遺言書は、自書したもののほか、他人に書いてもらったものでもパソコンで作成したものでも大丈夫です。そのため、署名押印さえできれば文字を書けない方でも利用することができます。
なお、一度作成した内容の変更や訂正は、自筆証書遺言と同様の厳格な方式が要求されていますので、注意が必要です(民法970条2項、968条2項)。
訂正したことを付記して、変更場所に署名押印をする必要があります。
遺言書が完成したら、遺言書を封筒に入れて、封をします。
そして、封をした部分に遺言書で使用した印鑑と同じもので押印します。ここで重要となるのが、「遺言書と同じ印鑑を使用する」ということです。
民法では、「遺言者が、その証書を封じ、証書に用いた印章をもってこれに封印すること」(民法970条1項2号)と規定されていますので、遺言書と異なる印鑑を使用した場合、秘密証書遺言としては無効となります。
なお、秘密証書遺言として無効となったとしても、自筆証書遺言の要件を満たしていれば、自筆証書遺言としては有効です。
遺言書の入った封筒を持参し、証人二人を連れて公証役場に行きます。
公証役場では、公証人と証人の前で遺言書を入れた封筒を提出し、自分の遺言であることと自分の住所と氏名を申述します。
遺言書を封筒から出すことはありませんので、遺言書の内容を公証人や証人に知られることはありません。

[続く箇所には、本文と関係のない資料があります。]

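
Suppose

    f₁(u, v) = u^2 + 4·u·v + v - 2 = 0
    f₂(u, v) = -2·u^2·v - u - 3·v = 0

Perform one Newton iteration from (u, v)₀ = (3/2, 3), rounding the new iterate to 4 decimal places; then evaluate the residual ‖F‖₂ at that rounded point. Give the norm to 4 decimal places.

6.8287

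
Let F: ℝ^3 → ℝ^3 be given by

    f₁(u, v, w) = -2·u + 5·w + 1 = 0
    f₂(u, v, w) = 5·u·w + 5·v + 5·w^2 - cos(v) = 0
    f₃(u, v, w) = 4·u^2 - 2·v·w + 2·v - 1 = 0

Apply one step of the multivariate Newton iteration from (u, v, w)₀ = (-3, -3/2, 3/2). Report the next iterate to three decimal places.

(-1.896, 1.134, -0.958)

At (-3, -3/2, 3/2): F = (14.500, -18.82074, 36.500).
Jacobian J = [[-2, 0, 5], [5·w, sin(v) + 5, 5·u + 10·w], [8·u, -2·w + 2, -2·v]].
At the point, J = [[-2.000, 0.000, 5.000], [7.500, 4.00251, 0.000], [-24.000, -1.000, 3.000]] (det J = 418.78557).
Solving J·Δ = −F gives Δ = (1.104, 2.634, -2.458).
Then the next iterate is (u, v, w)₁ = (-1.896, 1.134, -0.958).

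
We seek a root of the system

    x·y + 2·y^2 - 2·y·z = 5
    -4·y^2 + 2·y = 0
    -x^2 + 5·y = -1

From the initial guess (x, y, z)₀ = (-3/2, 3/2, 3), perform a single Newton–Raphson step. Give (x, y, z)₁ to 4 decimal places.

At (-3/2, 3/2, 3): F = (-11.7500, -6.0000, 6.2500).
Jacobian J = [[y, x + 4·y - 2·z, -2·y], [0, -8·y + 2, 0], [-2·x, 5, 0]].
At the point, J = [[1.5000, -1.5000, -3.0000], [0.0000, -10.0000, 0.0000], [3.0000, 5.0000, 0.0000]] (det J = -90.0000).
Solving J·Δ = −F gives Δ = (-1.0833, -0.6000, -4.1583).
Then the next iterate is (x, y, z)₁ = (-2.5833, 0.9000, -1.1583).

(-2.5833, 0.9000, -1.1583)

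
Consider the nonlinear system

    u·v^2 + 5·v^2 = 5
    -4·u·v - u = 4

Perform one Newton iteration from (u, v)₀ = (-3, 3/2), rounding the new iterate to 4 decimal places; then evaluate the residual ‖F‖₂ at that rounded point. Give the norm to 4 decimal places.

3.4751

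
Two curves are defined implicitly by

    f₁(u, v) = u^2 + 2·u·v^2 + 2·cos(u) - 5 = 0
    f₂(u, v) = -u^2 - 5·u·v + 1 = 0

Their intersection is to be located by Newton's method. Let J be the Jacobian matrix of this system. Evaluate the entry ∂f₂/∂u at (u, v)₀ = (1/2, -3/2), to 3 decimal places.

6.500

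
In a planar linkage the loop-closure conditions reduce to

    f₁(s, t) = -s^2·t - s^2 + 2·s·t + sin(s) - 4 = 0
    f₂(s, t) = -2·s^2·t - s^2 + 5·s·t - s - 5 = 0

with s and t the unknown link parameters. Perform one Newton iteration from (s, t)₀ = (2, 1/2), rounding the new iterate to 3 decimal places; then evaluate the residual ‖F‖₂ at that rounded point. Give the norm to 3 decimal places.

4.087

At (2, 1/2): F = (-7.09070, -10.000).
Jacobian J = [[-2·s·t - 2·s + 2·t + cos(s), -s^2 + 2·s], [-4·s·t - 2·s + 5·t - 1, -2·s^2 + 5·s]].
At the point, J = [[-5.41615, 0.000], [-6.500, 2.000]] (det J = -10.83229).
Solving J·Δ = −F gives Δ = (-1.309, 0.745).
Then the next iterate is (s, t)₁ = (0.691, 1.245).
Re-evaluating at (0.691, 1.245): F = (-2.71405, -3.05593), so ‖F‖₂ = 4.087.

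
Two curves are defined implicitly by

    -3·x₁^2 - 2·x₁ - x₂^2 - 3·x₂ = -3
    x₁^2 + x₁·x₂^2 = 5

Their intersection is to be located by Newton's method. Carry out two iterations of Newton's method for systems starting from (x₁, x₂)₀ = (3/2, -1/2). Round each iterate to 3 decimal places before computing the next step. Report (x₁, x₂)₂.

(1.033, -2.108)

At (3/2, -1/2): F = (-5.500, -2.375).
Jacobian J = [[-6·x₁ - 2, -2·x₂ - 3], [2·x₁ + x₂^2, 2·x₁·x₂]].
At the point, J = [[-11.000, -2.000], [3.250, -1.500]] (det J = 23.000).
Solving J·Δ = −F gives Δ = (-0.152, -1.913).
Then the next iterate is (x₁, x₂)₁ = (1.348, -2.413).
Round to (1.348, -2.413) and repeat: F = (-3.73088, 4.66593), J = [[-10.088, 1.826], [8.51857, -6.50545]].
Δ = (-0.315, 0.305), so (x₁, x₂)₂ = (1.033, -2.108).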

なお、以下の者は証人になることができませんので、証人を連れていく際は注意してください。
公証人が、遺言書の入った封筒に、遺言書を提出した日付と遺言を書いた人の住所・氏名を記入します。
そして、その封筒に遺言を書いた人と証人二人が署名捺印をすれば、秘密証書遺言の完成となります。
秘密証書遺言は、公正証書遺言とは異なり、遺言書を作成した事実のみ公証役場に記録され、内容までは記録保管されることはありません。
そのため、遺言書については、自分で保管をするか、信頼できる第三者に委ねる方法で保管することになります。
作成した遺言書を安全に保管し、自分が亡くなった後確実に相続人に伝える方法として、弁護士など専門家に保管を委託することも考えてみるとよいでしょう。
秘密証書遺言は、自筆証書遺言の特徴と公正証書遺言の特徴をミックスしたようなものであるため、それぞれのメリット・デメリットを併せ持っています。
相続法改正により自筆証書遺言の利便性が向上したこともあり、秘密証書遺言の利用頻度は少なくなってきています。
しかし、場合によっては自筆証書遺言や公正証書遺言よりも秘密証書遺言を選択するほうがよいケースもあります。
どの種類の遺言書を選択したほうがよいかについては、遺言書作成の目的、遺言書の内容、手続きの煩雑さなどを総合的に判断する必要があります。
そのため、自分がどの種類の遺言書を選択したほうがよいか迷われている場合は、専門家である弁護士に相談するのがよいでしょう。